Cuando te intenté hablar en aquel bar de la esquina no fue, para nada, porque llevara dos copas de más, fue por llevar un corazón de menos.
Amarte ha sido lo más bonito de toda esta historia inacabada, perderte fue extinguirme cuando aún tenía toda una vida por delante que disfrutar. Y aquí estoy, bebiendo tu recuerdo, tragando el humo que se aleja de tu boca poco a poco, besando la ausencia de tus manos que, sin apenas tocarme, aún hacen que se me erice la piel.
Que si, que esta herida es incapaz de curarse sin cristalmina ni alcohol y mucho menos con besos porque ya, oxidados por el viento, el tiempo se han pronunciado una última vez cansado de aguantar siempre lo mismo, la repetitiva historia una y otra vez.

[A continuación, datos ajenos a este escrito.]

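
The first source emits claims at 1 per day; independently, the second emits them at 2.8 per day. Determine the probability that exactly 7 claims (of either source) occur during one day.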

Lo siento pero creo que ya nos veremos cuando el destino tenga la intención de juntarnos, mientras tanto, cuídate. Pero cuídate bien. No hay otra solución decente para arreglar todo este caos de lágrimas que me causas cada vez que se empañan los cristales del baño y observo ese corazón que dibujaste una tarde cualquiera para hacerme recordar que siempre, siempre, estarías ahí. Está claro que ese es tu truco, esa es mi magia.
Estos son algunos versos de sutura para (des)cosidos porque tengo claro que si hay algo que perder, que sean los miedos.